Words: Mike Blewitt                                                                          Feature Photo: Dario Furler

While our visit was to see the new trails – we also wanted to see what would be in store for the EWS next September, so we lined up a ride with some of the guides from Bike School Zermatt, who have played a key role in the event coming to Zermatt.
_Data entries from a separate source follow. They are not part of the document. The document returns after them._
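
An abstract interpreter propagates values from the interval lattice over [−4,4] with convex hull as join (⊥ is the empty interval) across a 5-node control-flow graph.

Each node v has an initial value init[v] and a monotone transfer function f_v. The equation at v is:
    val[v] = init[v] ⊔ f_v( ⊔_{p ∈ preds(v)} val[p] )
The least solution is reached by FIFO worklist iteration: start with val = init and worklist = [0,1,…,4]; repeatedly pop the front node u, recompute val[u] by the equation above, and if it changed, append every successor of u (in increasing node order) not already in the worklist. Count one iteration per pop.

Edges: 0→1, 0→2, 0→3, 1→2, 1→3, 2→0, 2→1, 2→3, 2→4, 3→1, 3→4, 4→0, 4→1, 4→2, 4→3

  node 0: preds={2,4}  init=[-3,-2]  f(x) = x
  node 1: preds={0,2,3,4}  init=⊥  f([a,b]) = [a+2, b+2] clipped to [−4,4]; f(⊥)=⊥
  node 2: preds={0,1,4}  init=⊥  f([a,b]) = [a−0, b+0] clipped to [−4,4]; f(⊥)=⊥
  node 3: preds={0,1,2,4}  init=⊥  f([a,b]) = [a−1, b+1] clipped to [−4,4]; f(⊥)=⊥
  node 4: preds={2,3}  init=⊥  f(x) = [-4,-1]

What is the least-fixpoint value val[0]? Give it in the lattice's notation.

Trace (19 dequeues):
  [1] u=0 | in ⊥ | out [-3,-2] | ==
  [2] u=1 | in [-3,-2] | out [-1,0] | prev ⊥ | push {}
  [3] u=2 | in [-3,0] | out [-3,0] | prev ⊥ | push {0,1}
  [4] u=3 | in [-3,0] | out [-4,1] | prev ⊥ | push {}
  [5] u=4 | in [-4,1] | out [-4,-1] | prev ⊥ | push {2,3}
  [6] u=0 | in [-4,0] | out [-4,0] | prev [-3,-2] | push {}
  [7] u=1 | in [-4,1] | out [-2,3] | prev [-1,0] | push {}
  [8] u=2 | in [-4,3] | out [-4,3] | prev [-3,0] | push {0,1,4}
  [9] u=3 | in [-4,3] | out [-4,4] | prev [-4,1] | push {}
  [10] u=0 | in [-4,3] | out [-4,3] | prev [-4,0] | push {2,3}
  [11] u=1 | in [-4,4] | out [-2,4] | prev [-2,3] | push {}
  [12] u=4 | in [-4,4] | out [-4,-1] | ==
  [13] u=2 | in [-4,4] | out [-4,4] | prev [-4,3] | push {0,1,4}
  [14] u=3 | in [-4,4] | out [-4,4] | ==
  [15] u=0 | in [-4,4] | out [-4,4] | prev [-4,3] | push {2,3}
  [16] u=1 | in [-4,4] | out [-2,4] | ==
  [17] u=4 | in [-4,4] | out [-4,-1] | ==
  [18] u=2 | in [-4,4] | out [-4,4] | ==
  [19] u=3 | in [-4,4] | out [-4,4] | ==

Converged values:
  [0] [-4,4]
  [1] [-2,4]
  [2] [-4,4]
  [3] [-4,4]
  [4] [-4,-1]

[-4,4]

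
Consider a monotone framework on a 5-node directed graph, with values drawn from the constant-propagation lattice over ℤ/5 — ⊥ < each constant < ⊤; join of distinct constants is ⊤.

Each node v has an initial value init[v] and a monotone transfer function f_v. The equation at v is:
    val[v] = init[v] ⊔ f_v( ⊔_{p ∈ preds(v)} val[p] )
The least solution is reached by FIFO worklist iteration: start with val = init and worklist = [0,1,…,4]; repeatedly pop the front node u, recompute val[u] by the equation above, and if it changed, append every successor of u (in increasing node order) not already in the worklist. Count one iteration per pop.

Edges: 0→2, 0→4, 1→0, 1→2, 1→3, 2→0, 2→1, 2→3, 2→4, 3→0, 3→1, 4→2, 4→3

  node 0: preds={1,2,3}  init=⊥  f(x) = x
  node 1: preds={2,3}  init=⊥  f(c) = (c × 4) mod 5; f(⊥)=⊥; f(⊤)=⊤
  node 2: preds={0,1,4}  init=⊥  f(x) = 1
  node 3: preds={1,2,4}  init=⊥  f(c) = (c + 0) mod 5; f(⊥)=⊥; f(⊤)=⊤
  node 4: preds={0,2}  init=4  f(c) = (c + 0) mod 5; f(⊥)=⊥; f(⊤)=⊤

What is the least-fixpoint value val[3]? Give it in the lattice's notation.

Iteration log — 11 steps:
  step 1. node 0  ⊔preds=⊥  new=⊥  stable
  step 2. node 1  ⊔preds=⊥  new=⊥  stable
  step 3. node 2  ⊔preds=4  new=1  old=⊥  +wl: 0,1
  step 4. node 3  ⊔preds=⊤  new=⊤  old=⊥  +wl: 
  step 5. node 4  ⊔preds=1  new=⊤  old=4  +wl: 2,3
  step 6. node 0  ⊔preds=⊤  new=⊤  old=⊥  +wl: 4
  step 7. node 1  ⊔preds=⊤  new=⊤  old=⊥  +wl: 0
  step 8. node 2  ⊔preds=⊤  new=1  stable
  step 9. node 3  ⊔preds=⊤  new=⊤  stable
  step 10. node 4  ⊔preds=⊤  new=⊤  stable
  step 11. node 0  ⊔preds=⊤  new=⊤  stable

Least fixpoint reached:
  node 0: ⊤
  node 1: ⊤
  node 2: 1
  node 3: ⊤
  node 4: ⊤

⊤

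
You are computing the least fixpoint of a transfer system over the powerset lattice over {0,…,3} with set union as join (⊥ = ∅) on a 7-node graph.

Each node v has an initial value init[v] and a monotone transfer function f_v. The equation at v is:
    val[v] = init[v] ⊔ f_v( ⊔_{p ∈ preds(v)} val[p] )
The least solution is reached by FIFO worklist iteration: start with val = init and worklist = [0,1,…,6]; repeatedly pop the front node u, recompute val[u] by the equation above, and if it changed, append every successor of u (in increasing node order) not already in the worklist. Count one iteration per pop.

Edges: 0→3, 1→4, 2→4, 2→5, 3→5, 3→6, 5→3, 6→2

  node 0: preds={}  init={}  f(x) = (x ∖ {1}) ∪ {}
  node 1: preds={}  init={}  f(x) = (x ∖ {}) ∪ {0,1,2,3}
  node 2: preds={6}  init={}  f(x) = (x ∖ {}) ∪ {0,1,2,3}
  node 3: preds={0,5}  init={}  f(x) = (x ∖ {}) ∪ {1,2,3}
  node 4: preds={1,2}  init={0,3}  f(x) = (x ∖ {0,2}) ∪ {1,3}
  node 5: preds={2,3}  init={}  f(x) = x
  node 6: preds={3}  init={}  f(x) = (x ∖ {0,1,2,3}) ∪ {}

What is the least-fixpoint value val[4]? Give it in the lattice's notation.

{0,1,3}

Worklist (10 pops):
  #1 pop 0: in={} → {} (no change)
  #2 pop 1: in={} → {0,1,2,3} (was {}); enqueue []
  #3 pop 2: in={} → {0,1,2,3} (was {}); enqueue []
  #4 pop 3: in={} → {1,2,3} (was {}); enqueue []
  #5 pop 4: in={0,1,2,3} → {0,1,3} (was {0,3}); enqueue []
  #6 pop 5: in={0,1,2,3} → {0,1,2,3} (was {}); enqueue [3]
  #7 pop 6: in={1,2,3} → {} (no change)
  #8 pop 3: in={0,1,2,3} → {0,1,2,3} (was {1,2,3}); enqueue [5,6]
  #9 pop 5: in={0,1,2,3} → {0,1,2,3} (no change)
  #10 pop 6: in={0,1,2,3} → {} (no change)

Fixpoint:
  val[0] = {}
  val[1] = {0,1,2,3}
  val[2] = {0,1,2,3}
  val[3] = {0,1,2,3}
  val[4] = {0,1,3}
  val[5] = {0,1,2,3}
  val[6] = {}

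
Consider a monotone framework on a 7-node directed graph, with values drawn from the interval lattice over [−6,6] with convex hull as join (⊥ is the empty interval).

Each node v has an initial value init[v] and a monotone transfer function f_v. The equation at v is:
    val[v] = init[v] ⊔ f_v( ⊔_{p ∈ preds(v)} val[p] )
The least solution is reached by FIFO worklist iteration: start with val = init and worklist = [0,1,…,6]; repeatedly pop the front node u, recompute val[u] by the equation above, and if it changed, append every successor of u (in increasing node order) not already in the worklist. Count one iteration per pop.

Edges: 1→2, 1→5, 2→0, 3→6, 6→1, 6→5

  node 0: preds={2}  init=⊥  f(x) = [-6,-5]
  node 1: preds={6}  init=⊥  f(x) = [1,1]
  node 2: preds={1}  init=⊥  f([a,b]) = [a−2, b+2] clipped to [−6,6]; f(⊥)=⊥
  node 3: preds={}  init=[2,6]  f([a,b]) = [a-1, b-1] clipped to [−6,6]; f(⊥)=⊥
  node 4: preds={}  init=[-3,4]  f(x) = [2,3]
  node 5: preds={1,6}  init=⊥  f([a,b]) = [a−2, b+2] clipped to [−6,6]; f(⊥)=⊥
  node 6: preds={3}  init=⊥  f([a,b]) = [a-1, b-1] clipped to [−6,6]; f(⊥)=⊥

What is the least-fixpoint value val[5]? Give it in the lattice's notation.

Worklist (10 pops):
  #1 pop 0: in=⊥ → [-6,-5] (was ⊥); enqueue []
  #2 pop 1: in=⊥ → [1,1] (was ⊥); enqueue []
  #3 pop 2: in=[1,1] → [-1,3] (was ⊥); enqueue [0]
  #4 pop 3: in=⊥ → [2,6] (no change)
  #5 pop 4: in=⊥ → [-3,4] (no change)
  #6 pop 5: in=[1,1] → [-1,3] (was ⊥); enqueue []
  #7 pop 6: in=[2,6] → [1,5] (was ⊥); enqueue [1,5]
  #8 pop 0: in=[-1,3] → [-6,-5] (no change)
  #9 pop 1: in=[1,5] → [1,1] (no change)
  #10 pop 5: in=[1,5] → [-1,6] (was [-1,3]); enqueue []

Fixpoint:
  val[0] = [-6,-5]
  val[1] = [1,1]
  val[2] = [-1,3]
  val[3] = [2,6]
  val[4] = [-3,4]
  val[5] = [-1,6]
  val[6] = [1,5]

[-1,6]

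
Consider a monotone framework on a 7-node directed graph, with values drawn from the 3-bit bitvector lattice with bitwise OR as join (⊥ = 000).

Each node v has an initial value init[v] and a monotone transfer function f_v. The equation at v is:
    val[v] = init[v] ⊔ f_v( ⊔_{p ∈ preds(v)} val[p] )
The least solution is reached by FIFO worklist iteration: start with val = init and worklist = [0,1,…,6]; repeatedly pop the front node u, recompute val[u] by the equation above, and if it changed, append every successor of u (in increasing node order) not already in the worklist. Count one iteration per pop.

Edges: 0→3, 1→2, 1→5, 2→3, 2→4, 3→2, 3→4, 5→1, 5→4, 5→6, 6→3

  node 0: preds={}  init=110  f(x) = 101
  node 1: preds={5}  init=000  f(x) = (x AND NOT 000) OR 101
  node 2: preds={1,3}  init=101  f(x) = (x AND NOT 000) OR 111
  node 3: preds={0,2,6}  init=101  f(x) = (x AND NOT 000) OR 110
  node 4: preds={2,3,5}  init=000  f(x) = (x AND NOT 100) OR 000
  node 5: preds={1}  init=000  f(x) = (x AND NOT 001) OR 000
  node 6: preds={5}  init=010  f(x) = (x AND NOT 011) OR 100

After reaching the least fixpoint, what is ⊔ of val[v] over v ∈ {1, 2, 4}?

111

Worklist (11 pops):
  #1 pop 0: in=000 → 111 (was 110); enqueue []
  #2 pop 1: in=000 → 101 (was 000); enqueue []
  #3 pop 2: in=101 → 111 (was 101); enqueue []
  #4 pop 3: in=111 → 111 (was 101); enqueue [2]
  #5 pop 4: in=111 → 011 (was 000); enqueue []
  #6 pop 5: in=101 → 100 (was 000); enqueue [1,4]
  #7 pop 6: in=100 → 110 (was 010); enqueue [3]
  #8 pop 2: in=111 → 111 (no change)
  #9 pop 1: in=100 → 101 (no change)
  #10 pop 4: in=111 → 011 (no change)
  #11 pop 3: in=111 → 111 (no change)

Fixpoint:
  val[0] = 111
  val[1] = 101
  val[2] = 111
  val[3] = 111
  val[4] = 011
  val[5] = 100
  val[6] = 110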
I head out one afternoon to look at two of the stages. I take the chairlift towards Glacier Paradise with guide Nik Wicki . We'll be going beyond Schwarzsee, where bikes normally get lifted to, and travel another 500m higher.

Photo: Kitsune Production

 

The EWS is known for visiting places that will not only test the riders on the world circuit – but also be beautiful places to ride. With the Matterhorn providing a near idyllic backdrop, it's easy to see why Zermatt was chosen as a new destination. As we ride the gondola up the valley, we pass trails below us. Nik points out some that will be used, that were considered, and ones we will be riding back down shortly.

Photo: Mike Blewitt

 

Thanks to the year-round mountain tourism, Zermatt has the facilities required for world-level events. From having enough hotel beds and restaurants through to access to mountain transport. There are plenty of trails and ski roads to climb to the start of stages, but as Nik from Zermatt Bike School says, “we don't have to be the hardest to be the best - we have the facilities for excellent uplift.”

Kitsune Production

 

At this point, they are planning on having either 6 or 8 stages. And there will be one hard liaison stage up to the Rothorn, with about 500m vertical to climb. But that is from 2500m to 3000m – it will be a slog! Details on the descent from there weren’t confirmed, but if it’s through the valley off the back of the Rothorn you can bet it will be fast and exposed.
 
Nik explains that the mix of trails for the EWS will be a true alpine experience in Zermatt. From fast and open ski roads, tight natural trails, fast trails through the larch forests, exposed lines and then what we are about to tackle – lots of high alpine rock with wide taping so riders will be searching for the fastest lines.